Monolayer Graphene Film on ZnO Nanorod Array for High-Performance Schottky Junction Ultraviolet Photodetectors

A new Schottky junction ultraviolet photodetector (UVPD) is fabricated by coating a free‐standing ZnO nanorod (ZnONR) array with a layer of transparent monolayer graphene (MLG) film. The single‐crystalline [0001]‐oriented ZnONR array has a length of about 8–11 μm, and a diameter of 100∼600 nm. Finite element method (FEM) simulation results show that this novel nanostructure array/MLG heterojunction can trap UV photons effectively within the ZnONRs. By studying the I–V characteristics in the temperature range of 80–300 K, the barrier heights of the MLG film/ZnONR array Schottky barrier are estimated at different temperatures.
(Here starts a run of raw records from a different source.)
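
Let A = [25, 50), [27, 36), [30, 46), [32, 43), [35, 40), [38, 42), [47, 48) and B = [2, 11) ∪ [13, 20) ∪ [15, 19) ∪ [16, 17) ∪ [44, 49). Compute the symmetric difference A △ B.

[2, 11) ∪ [13, 20) ∪ [25, 44) ∪ [49, 50)

Merge the first list: [25, 50).
Merge the second list: [2, 11), [13, 20), [44, 49).
A but not B: [25, 44), [49, 50).
B but not A: [2, 11), [13, 20).
Combining gives A △ B.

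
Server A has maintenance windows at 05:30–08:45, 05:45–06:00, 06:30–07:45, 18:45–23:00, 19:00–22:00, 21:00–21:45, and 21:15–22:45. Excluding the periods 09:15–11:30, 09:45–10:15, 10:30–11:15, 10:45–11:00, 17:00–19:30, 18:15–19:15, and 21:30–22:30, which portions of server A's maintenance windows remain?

A, merged: 05:30–08:45, 18:45–23:00.
B, merged: 09:15–11:30, 17:00–19:30, 21:30–22:30.
05:30–08:45: nothing removed.
18:45–23:00 \ B = 19:30–21:30, 22:30–23:00.

05:30–08:45, 19:30–21:30, 22:30–23:00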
Interestingly, the heterojunction diode with typical rectifying characteristics exhibits a high sensitivity to UV light illumination and a quick response of millisecond rise time/fall times with excellent reproducibility, whereas it is weakly sensitive to visible light irradiation. It is also observed that this UV photodetector (PD) is capable of monitoring a fast switching light with a frequency as high as 2250 Hz. The generality of the above results suggest that this MLG film/ZnONR array Schottky junction UVPD will have potential application in future optoelectronic devices. A new Schottky junction ultraviolet photodetector is fabricated by coating a free‐standing ZnO nanorod array with a monolayer graphene film. This special structure is able to trap UV light within ZnO nanorods, and exhibits high sensitivity to UV light irradiation with good reproducibility and fast response time.